A proposal to the Office of Financial Research (OFR) about some urgent research needed on the causes of bank crises.

I extract the following from the webpage of the Office of Financial Research (OFR) established by the Dodd-Frank Wall Street Reform and Consumer Protection Act of 2010 in order to support the Financial Stability Oversight Council, the Council’s member organizations, and the public.

“OFR helps to promote financial stability by looking across the financial system to measure and analyze risks, perform essential research, and collect and standardize financial data.

Our job is to shine a light in the dark corners of the financial system to see where risks are going, assess how much of a threat they might pose, and provide policymakers with financial analysis, information, and evaluation of policy tools to mitigate them.”

I have a very important research that I would suggest the OFR to take on, as soon as possible.

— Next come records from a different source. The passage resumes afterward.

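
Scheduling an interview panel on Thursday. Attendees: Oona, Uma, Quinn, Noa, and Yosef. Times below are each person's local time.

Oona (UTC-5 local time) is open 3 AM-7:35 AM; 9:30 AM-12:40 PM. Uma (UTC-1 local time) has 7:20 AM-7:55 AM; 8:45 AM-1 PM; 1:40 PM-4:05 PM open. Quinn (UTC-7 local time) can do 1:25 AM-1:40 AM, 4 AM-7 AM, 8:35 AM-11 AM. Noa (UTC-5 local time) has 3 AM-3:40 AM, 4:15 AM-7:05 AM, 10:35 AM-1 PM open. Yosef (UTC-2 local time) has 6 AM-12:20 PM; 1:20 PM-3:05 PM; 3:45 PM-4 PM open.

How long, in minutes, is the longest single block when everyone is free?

Oona in UTC: 08:00-12:35, 14:30-17:40 (add 5h to convert from UTC-5).
Uma in UTC: 08:20-08:55, 09:45-14:00, 14:40-17:05 (add 1h to convert from UTC-1).
Quinn in UTC: 08:25-08:40, 11:00-14:00, 15:35-18:00 (add 7h to convert from UTC-7).
Noa in UTC: 08:00-08:40, 09:15-12:05, 15:35-18:00 (add 5h to convert from UTC-5).
Yosef in UTC: 08:00-14:20, 15:20-17:05, 17:45-18:00 (add 2h to convert from UTC-2).
Oona ∩ Uma: 08:20-08:55, 09:45-12:35, 14:40-17:05.
Oona ∩ Uma ∩ Quinn: 08:25-08:40, 11:00-12:35, 15:35-17:05.
Oona ∩ Uma ∩ Quinn ∩ Noa: 08:25-08:40, 11:00-12:05, 15:35-17:05.
Oona ∩ Uma ∩ Quinn ∩ Noa ∩ Yosef: 08:25-08:40, 11:00-12:05, 15:35-17:05.
The longest is 15:35-17:05 at 90 minutes.

90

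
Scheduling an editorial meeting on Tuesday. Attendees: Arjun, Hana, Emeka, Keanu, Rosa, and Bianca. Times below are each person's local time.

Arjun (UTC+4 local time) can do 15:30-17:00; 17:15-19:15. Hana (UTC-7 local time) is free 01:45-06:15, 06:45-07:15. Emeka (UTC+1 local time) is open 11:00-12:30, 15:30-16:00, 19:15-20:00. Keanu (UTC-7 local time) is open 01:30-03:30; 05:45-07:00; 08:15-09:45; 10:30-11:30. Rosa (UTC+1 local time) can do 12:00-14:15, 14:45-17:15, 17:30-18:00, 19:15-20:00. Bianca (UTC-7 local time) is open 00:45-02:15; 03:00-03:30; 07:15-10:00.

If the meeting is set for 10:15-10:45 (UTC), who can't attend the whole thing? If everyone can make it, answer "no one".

Arjun, Bianca, Keanu, Rosa

Arjun in UTC: 11:30-13:00, 13:15-15:15 (subtract 4h to convert from UTC+4).
Hana in UTC: 08:45-13:15, 13:45-14:15 (add 7h to convert from UTC-7).
Emeka in UTC: 10:00-11:30, 14:30-15:00, 18:15-19:00 (subtract 1h to convert from UTC+1).
Keanu in UTC: 08:30-10:30, 12:45-14:00, 15:15-16:45, 17:30-18:30 (add 7h to convert from UTC-7).
Rosa in UTC: 11:00-13:15, 13:45-16:15, 16:30-17:00, 18:15-19:00 (subtract 1h to convert from UTC+1).
Bianca in UTC: 07:45-09:15, 10:00-10:30, 14:15-17:00 (add 7h to convert from UTC-7).
Arjun: not fully free for 10:15-10:45. Hana: free for 10:15-10:45. Emeka: free for 10:15-10:45. Keanu: not fully free for 10:15-10:45. Rosa: not fully free for 10:15-10:45. Bianca: not fully free for 10:15-10:45.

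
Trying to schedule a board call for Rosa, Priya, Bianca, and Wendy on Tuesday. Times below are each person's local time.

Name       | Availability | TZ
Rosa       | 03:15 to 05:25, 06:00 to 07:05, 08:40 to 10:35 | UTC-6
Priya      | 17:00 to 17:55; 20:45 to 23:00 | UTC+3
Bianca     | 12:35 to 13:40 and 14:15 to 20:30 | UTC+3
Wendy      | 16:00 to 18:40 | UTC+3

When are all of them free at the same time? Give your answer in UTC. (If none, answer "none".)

Rosa in UTC: 09:15-11:25, 12:00-13:05, 14:40-16:35 (add 6h to convert from UTC-6).
Priya in UTC: 14:00-14:55, 17:45-20:00 (subtract 3h to convert from UTC+3).
Bianca in UTC: 09:35-10:40, 11:15-17:30 (subtract 3h to convert from UTC+3).
Wendy in UTC: 13:00-15:40 (subtract 3h to convert from UTC+3).
Rosa ∩ Priya: 14:40-14:55.
Rosa ∩ Priya ∩ Bianca: 14:40-14:55.
Rosa ∩ Priya ∩ Bianca ∩ Wendy: 14:40-14:55.

14:40-14:55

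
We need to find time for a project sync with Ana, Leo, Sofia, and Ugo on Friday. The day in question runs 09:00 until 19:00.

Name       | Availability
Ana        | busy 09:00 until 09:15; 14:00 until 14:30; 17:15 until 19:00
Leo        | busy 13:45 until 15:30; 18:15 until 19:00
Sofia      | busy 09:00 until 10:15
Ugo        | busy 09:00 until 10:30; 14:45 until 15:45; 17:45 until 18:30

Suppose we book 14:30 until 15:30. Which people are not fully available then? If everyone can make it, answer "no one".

Leo, Ugo

Ana free: 09:15-14:00, 14:30-17:15 (invert busy blocks within the working day).
Leo free: 09:00-13:45, 15:30-18:15 (invert busy blocks within the working day).
Sofia free: 10:15-19:00 (invert busy blocks within the working day).
Ugo free: 10:30-14:45, 15:45-17:45, 18:30-19:00 (invert busy blocks within the working day).
Ana: free for 14:30-15:30. Leo: not fully free for 14:30-15:30. Sofia: free for 14:30-15:30. Ugo: not fully free for 14:30-15:30.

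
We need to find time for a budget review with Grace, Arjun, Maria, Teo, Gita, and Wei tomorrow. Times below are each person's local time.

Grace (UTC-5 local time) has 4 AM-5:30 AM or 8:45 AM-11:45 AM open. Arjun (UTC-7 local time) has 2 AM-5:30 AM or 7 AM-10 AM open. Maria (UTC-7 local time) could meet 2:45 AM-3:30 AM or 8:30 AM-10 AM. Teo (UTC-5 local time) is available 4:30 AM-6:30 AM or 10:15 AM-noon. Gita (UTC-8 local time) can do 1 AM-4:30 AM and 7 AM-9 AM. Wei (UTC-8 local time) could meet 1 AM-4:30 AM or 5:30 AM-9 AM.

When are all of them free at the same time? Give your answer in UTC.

Grace in UTC: 09:00-10:30, 13:45-16:45 (add 5h to convert from UTC-5).
Arjun in UTC: 09:00-12:30, 14:00-17:00 (add 7h to convert from UTC-7).
Maria in UTC: 09:45-10:30, 15:30-17:00 (add 7h to convert from UTC-7).
Teo in UTC: 09:30-11:30, 15:15-17:00 (add 5h to convert from UTC-5).
Gita in UTC: 09:00-12:30, 15:00-17:00 (add 8h to convert from UTC-8).
Wei in UTC: 09:00-12:30, 13:30-17:00 (add 8h to convert from UTC-8).
Grace ∩ Arjun: 09:00-10:30, 14:00-16:45.
Grace ∩ Arjun ∩ Maria: 09:45-10:30, 15:30-16:45.
Grace ∩ Arjun ∩ Maria ∩ Teo: 09:45-10:30, 15:30-16:45.
Grace ∩ Arjun ∩ Maria ∩ Teo ∩ Gita: 09:45-10:30, 15:30-16:45.
Grace ∩ Arjun ∩ Maria ∩ Teo ∩ Gita ∩ Wei: 09:45-10:30, 15:30-16:45.
So the common availability across everyone is 09:45-10:30, 15:30-16:45.

09:45-10:30, 15:30-16:45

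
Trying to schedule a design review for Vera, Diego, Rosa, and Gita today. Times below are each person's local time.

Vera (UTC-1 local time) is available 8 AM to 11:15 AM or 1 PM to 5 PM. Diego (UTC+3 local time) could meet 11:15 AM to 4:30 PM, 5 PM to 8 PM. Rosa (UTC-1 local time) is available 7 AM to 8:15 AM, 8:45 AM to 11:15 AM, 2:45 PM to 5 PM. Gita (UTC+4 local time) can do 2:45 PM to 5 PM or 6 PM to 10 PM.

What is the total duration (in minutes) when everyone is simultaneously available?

Vera in UTC: 09:00-12:15, 14:00-18:00 (add 1h to convert from UTC-1).
Diego in UTC: 08:15-13:30, 14:00-17:00 (subtract 3h to convert from UTC+3).
Rosa in UTC: 08:00-09:15, 09:45-12:15, 15:45-18:00 (add 1h to convert from UTC-1).
Gita in UTC: 10:45-13:00, 14:00-18:00 (subtract 4h to convert from UTC+4).
Vera ∩ Diego: 09:00-12:15, 14:00-17:00.
Vera ∩ Diego ∩ Rosa: 09:00-09:15, 09:45-12:15, 15:45-17:00.
Vera ∩ Diego ∩ Rosa ∩ Gita: 10:45-12:15, 15:45-17:00.
Summing the common windows: 90 + 75 = 165 minutes.

165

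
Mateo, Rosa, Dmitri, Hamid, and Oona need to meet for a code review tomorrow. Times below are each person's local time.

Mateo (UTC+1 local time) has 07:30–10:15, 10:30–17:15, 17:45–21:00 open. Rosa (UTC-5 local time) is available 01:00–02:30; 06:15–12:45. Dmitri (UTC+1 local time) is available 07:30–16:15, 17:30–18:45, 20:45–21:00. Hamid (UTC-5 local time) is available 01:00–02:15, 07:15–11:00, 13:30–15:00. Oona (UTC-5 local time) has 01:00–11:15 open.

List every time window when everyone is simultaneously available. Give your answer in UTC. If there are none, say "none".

Mateo in UTC: 06:30-09:15, 09:30-16:15, 16:45-20:00 (subtract 1h to convert from UTC+1).
Rosa in UTC: 06:00-07:30, 11:15-17:45 (add 5h to convert from UTC-5).
Dmitri in UTC: 06:30-15:15, 16:30-17:45, 19:45-20:00 (subtract 1h to convert from UTC+1).
Hamid in UTC: 06:00-07:15, 12:15-16:00, 18:30-20:00 (add 5h to convert from UTC-5).
Oona in UTC: 06:00-16:15 (add 5h to convert from UTC-5).
Mateo ∩ Rosa: 06:30-07:30, 11:15-16:15, 16:45-17:45.
Mateo ∩ Rosa ∩ Dmitri: 06:30-07:30, 11:15-15:15, 16:45-17:45.
Mateo ∩ Rosa ∩ Dmitri ∩ Hamid: 06:30-07:15, 12:15-15:15.
Mateo ∩ Rosa ∩ Dmitri ∩ Hamid ∩ Oona: 06:30-07:15, 12:15-15:15.

06:30-07:15, 12:15-15:15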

It is a follows:

One of the pillars of current capital requirements is portfolio invariant credit-risk-weighted equity requirements for banks, also less transparently known as “risk-weighted capital requirements for banks”.

And this regulation in general terms requires banks to hold more equity against assets perceived as risky than against assets perceived as safe.

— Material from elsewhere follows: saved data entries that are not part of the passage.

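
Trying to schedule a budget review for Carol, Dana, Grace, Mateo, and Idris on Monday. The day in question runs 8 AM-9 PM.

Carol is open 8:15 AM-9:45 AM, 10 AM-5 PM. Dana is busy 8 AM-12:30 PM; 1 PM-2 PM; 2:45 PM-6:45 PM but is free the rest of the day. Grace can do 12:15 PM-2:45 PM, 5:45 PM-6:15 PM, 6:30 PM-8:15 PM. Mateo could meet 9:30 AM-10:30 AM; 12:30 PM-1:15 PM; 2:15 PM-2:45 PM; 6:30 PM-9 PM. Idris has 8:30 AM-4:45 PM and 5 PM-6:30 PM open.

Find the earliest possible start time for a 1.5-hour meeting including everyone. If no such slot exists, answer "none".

Carol free: 08:15-09:45, 10:00-17:00.
Dana free: 12:30-13:00, 14:00-14:45, 18:45-21:00 (invert busy blocks within the working day).
Grace free: 12:15-14:45, 17:45-18:15, 18:30-20:15.
Mateo free: 09:30-10:30, 12:30-13:15, 14:15-14:45, 18:30-21:00.
Idris free: 08:30-16:45, 17:00-18:30.
Carol ∩ Dana: 12:30-13:00, 14:00-14:45.
Carol ∩ Dana ∩ Grace: 12:30-13:00, 14:00-14:45.
Carol ∩ Dana ∩ Grace ∩ Mateo: 12:30-13:00, 14:15-14:45.
Carol ∩ Dana ∩ Grace ∩ Mateo ∩ Idris: 12:30-13:00, 14:15-14:45.
No common window is at least 90 minutes long.

none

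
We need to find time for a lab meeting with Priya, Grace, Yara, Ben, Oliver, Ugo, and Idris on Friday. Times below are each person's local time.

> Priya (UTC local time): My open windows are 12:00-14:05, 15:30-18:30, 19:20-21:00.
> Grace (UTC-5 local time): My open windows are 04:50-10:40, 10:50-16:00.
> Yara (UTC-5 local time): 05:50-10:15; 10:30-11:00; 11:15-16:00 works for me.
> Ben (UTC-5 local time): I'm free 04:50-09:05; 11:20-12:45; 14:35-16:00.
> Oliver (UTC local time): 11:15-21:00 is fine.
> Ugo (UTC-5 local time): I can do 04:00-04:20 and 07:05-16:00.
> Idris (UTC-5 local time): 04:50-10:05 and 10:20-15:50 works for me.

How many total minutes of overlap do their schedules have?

Priya in UTC: 12:00-14:05, 15:30-18:30, 19:20-21:00.
Grace in UTC: 09:50-15:40, 15:50-21:00 (add 5h to convert from UTC-5).
Yara in UTC: 10:50-15:15, 15:30-16:00, 16:15-21:00 (add 5h to convert from UTC-5).
Ben in UTC: 09:50-14:05, 16:20-17:45, 19:35-21:00 (add 5h to convert from UTC-5).
Oliver in UTC: 11:15-21:00.
Ugo in UTC: 09:00-09:20, 12:05-21:00 (add 5h to convert from UTC-5).
Idris in UTC: 09:50-15:05, 15:20-20:50 (add 5h to convert from UTC-5).
Priya ∩ Grace: 12:00-14:05, 15:30-15:40, 15:50-18:30, 19:20-21:00.
Priya ∩ Grace ∩ Yara: 12:00-14:05, 15:30-15:40, 15:50-16:00, 16:15-18:30, 19:20-21:00.
Priya ∩ Grace ∩ Yara ∩ Ben: 12:00-14:05, 16:20-17:45, 19:35-21:00.
Priya ∩ Grace ∩ Yara ∩ Ben ∩ Oliver: 12:00-14:05, 16:20-17:45, 19:35-21:00.
Priya ∩ Grace ∩ Yara ∩ Ben ∩ Oliver ∩ Ugo: 12:05-14:05, 16:20-17:45, 19:35-21:00.
Priya ∩ Grace ∩ Yara ∩ Ben ∩ Oliver ∩ Ugo ∩ Idris: 12:05-14:05, 16:20-17:45, 19:35-20:50.
Summing the common windows: 120 + 85 + 75 = 280 minutes.

280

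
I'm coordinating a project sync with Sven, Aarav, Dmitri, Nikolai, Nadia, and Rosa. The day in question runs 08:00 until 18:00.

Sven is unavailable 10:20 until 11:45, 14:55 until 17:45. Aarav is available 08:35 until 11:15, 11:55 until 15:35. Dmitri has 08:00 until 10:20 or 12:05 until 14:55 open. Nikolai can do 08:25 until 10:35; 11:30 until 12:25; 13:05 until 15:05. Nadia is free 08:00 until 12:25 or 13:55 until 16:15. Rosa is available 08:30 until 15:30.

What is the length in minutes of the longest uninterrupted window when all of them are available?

Sven free: 08:00-10:20, 11:45-14:55, 17:45-18:00 (invert busy blocks within the working day).
Aarav free: 08:35-11:15, 11:55-15:35.
Dmitri free: 08:00-10:20, 12:05-14:55.
Nikolai free: 08:25-10:35, 11:30-12:25, 13:05-15:05.
Nadia free: 08:00-12:25, 13:55-16:15.
Rosa free: 08:30-15:30.
Sven ∩ Aarav: 08:35-10:20, 11:55-14:55.
Sven ∩ Aarav ∩ Dmitri: 08:35-10:20, 12:05-14:55.
Sven ∩ Aarav ∩ Dmitri ∩ Nikolai: 08:35-10:20, 12:05-12:25, 13:05-14:55.
Sven ∩ Aarav ∩ Dmitri ∩ Nikolai ∩ Nadia: 08:35-10:20, 12:05-12:25, 13:55-14:55.
Sven ∩ Aarav ∩ Dmitri ∩ Nikolai ∩ Nadia ∩ Rosa: 08:35-10:20, 12:05-12:25, 13:55-14:55.
Those are the intersection windows.
The longest is 08:35-10:20 at 105 minutes.

105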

And since that introduces a discriminatory distortion factor in the allocation of bank credit, something that could prove very dangerous to the real economy, the only possible justification is of course that what is perceived as risky carries more dangers for the system than what is thought safe.

I do not believe that. Of course that could be true for some individual banks but, for the bank system at large, I hold that it is what ex ante is perceived as very safe, but that ex post can turn out to be very risky that poses the real dangers.

And in this respect it would be very important for the US, as well as for the world, to research what perceived credit risks could be identified as having caused major bank crisis. Of course I do not mean an ex-post analysis, but an analysis of the perceptions on credit risk present at the moment banks incorporated the later troublesome assets on their balance sheets.

As you can understand, if my opinion is proven right, then current regulations would, in principle, be 180 degrees off target.